Parallelizing Models in the Ensemble
------------------------------------

You may have noticed that there is a further parallelization opportunity in our
code: we can also run the models contained in ``LSTMEnsemble`` in parallel with
each other. The way to do that is simple enough, this is how we should change
the ``forward`` method of ``LSTMEnsemble``:

.. code-block:: python

        def forward(self, x : torch.Tensor) -> torch.Tensor:
            # Launch tasks for each model
            futures : List[torch.jit.Future[torch.Tensor]] = []
            for model in self.models:
                futures.append(torch.jit.fork(model, x))

            # Collect the results from the launched tasks
            results : List[torch.Tensor] = []
            for future in futures:
                results.append(torch.jit.wait(future))

            return torch.stack(results).sum(dim=0)

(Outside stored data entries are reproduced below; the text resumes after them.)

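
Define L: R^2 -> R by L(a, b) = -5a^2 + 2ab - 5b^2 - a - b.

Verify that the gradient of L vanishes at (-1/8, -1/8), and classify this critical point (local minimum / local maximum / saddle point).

∇L = (-10a + 2b - 1, 2a - 10b - 1); substituting (-1/8, -1/8) gives ∇L = (0, 0), so (-1/8, -1/8) is indeed a critical point.
The Hessian of L is constant: H = [[-10, 2], [2, -10]].
det(H) = (-10)·(-10) − 2² = 96.
det(H) > 0 and tr(H) = -20 < 0, so H is negative definite and the point is a local maximum.

local maximum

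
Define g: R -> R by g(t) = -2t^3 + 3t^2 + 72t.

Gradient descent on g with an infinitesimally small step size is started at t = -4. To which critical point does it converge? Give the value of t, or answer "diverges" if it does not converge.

-3

g'(t) = -6(t - 4)(t + 3), so g'(-4) = -48.
Gradient descent moves in the -g' direction, i.e. t is increasing.
The nearest critical point in that direction is t = -3, where g'' = 42 > 0 (a local minimum). The iterate converges there.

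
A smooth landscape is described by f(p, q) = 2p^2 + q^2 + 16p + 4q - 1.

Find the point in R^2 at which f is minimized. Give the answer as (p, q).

(-4, -2)

f(p,q) separates as A(p) + B(q) − 1, so its minimum is min A + min B − 1.
A'(p) = 4p + 16 vanishes at p ∈ {-4}; B'(q) = 2q + 4 vanishes at q ∈ {-2}.
Local minima of A (where A''>0): A(-4)=-32. Local minima of B: B(-2)=-4.
So the global minimum of f is A(-4) + B(-2) − 1 = -32 − 4 − 1 = -37, attained at (-4, -2).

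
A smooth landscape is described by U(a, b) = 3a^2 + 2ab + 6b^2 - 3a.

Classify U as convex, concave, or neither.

convex

U is quadratic, so its Hessian is the constant matrix H = [[6, 2], [2, 12]].
det(H) = 68, tr(H) = 18.
det(H) > 0 and tr(H) > 0, so H is positive definite everywhere: convex.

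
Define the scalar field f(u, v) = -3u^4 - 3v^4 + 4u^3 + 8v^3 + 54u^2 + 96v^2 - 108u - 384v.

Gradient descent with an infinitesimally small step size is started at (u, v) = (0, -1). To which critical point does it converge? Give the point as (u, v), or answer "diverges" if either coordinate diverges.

(1, 2)

f is separable, so gradient descent decouples: u follows -∂f/∂u, v follows -∂f/∂v.
∂f/∂u = -12(u - 3)(u - 1)(u + 3); at u=0 this is -108, so u increases.
∂f/∂v = -12(v - 4)(v - 2)(v + 4); at v=-1 this is -540, so v increases.
u converges to its nearest critical value 1 (a local min of the u-part); v converges to 2. The iterate converges to (1, 2).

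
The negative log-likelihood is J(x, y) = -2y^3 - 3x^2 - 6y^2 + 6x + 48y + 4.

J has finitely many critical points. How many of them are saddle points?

J separates as a function of x plus a function of y, so ∇J=0 decouples.
∂J/∂x = -6(x - 1) = 0 at x ∈ {1}; ∂J/∂y = -6(y - 2)(y + 4) = 0 at y ∈ {-4, 2}.
The Hessian is diagonal: diag(J_xx, J_yy). Second derivatives: J_xx(1)=-6; J_yy(-4)=36, J_yy(2)=-36.
Saddle points occur where the two diagonal entries have opposite signs: (1, -4). Count: 1.

1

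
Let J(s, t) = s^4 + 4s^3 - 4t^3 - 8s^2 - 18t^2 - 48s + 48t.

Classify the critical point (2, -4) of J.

local minimum

The mixed partial ∂²J/∂s∂t is 0, so the Hessian at any point is diag(J_ss, J_tt) = diag(4(3s^2 + 6s - 4), -12(2t + 3)).
At (2, -4): H = diag(80, 60).
Both eigenvalues are positive, so H is positive definite: a local minimum.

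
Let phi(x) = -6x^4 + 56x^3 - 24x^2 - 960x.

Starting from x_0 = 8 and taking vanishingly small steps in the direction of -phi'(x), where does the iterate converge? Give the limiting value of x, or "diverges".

diverges

phi'(x) = -24(x - 5)(x - 4)(x + 2), so phi'(8) = -2880.
Gradient descent moves in the -phi' direction, i.e. x is increasing.
There is no critical point above x=8, and phi' keeps the same sign, so the iterate runs off to +∞.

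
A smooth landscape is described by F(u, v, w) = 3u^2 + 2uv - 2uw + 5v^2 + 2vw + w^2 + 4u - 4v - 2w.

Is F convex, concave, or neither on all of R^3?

convex

F is quadratic, so its Hessian is the constant matrix H = [[6, 2, -2], [2, 10, 2], [-2, 2, 2]].
Leading principal minors: 6, 56, 32.
All positive ⇒ H ≻ 0 ⇒ convex.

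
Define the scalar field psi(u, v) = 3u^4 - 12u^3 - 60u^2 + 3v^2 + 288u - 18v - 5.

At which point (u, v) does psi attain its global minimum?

(-3, 3)

psi(u,v) separates as P(u) + Q(v) − 5, so its minimum is min P + min Q − 5.
P'(u) = 12(u - 4)(u - 2)(u + 3) vanishes at u ∈ {-3, 2, 4}; Q'(v) = 6v - 18 vanishes at v ∈ {3}.
Local minima of P (where P''>0): P(-3)=-837, P(4)=192. Local minima of Q: Q(3)=-27.
So the global minimum of psi is P(-3) + Q(3) − 5 = -837 − 27 − 5 = -869, attained at (-3, 3).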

Or, if you value brevity, we can use list comprehensions:

.. code-block:: python

        def forward(self, x : torch.Tensor) -> torch.Tensor:
            futures = [torch.jit.fork(model, x) for model in self.models]
            results = [torch.jit.wait(fut) for fut in futures]
            return torch.stack(results).sum(dim=0)

Like described in the intro, we've used loops to fork off tasks for each of the
models in our ensemble. We've then used another loop to wait for all of the
tasks to be completed. This provides even more overlap of computation.

With this small update, the script runs in ``1.4`` seconds, for a total speedup
of ``32%``! Pretty good for two lines of code.

We can also use the Chrome tracer again to see where's going on:

.. image:: https://i.imgur.com/kA0gyQm.png

We can now see that all ``LSTM`` instances are being run fully in parallel.

Conclusion
----------

In this tutorial, we learned about ``fork()`` and ``wait()``, the basic APIs
for doing dynamic, inter-op parallelism in TorchScript. We saw a few typical
usage patterns for using these functions to parallelize the execution of
functions, methods, or ``Modules`` in TorchScript code. Finally, we worked through
an example of optimizing a model using this technique and explored the performance
measurement and visualization tooling available in PyTorch.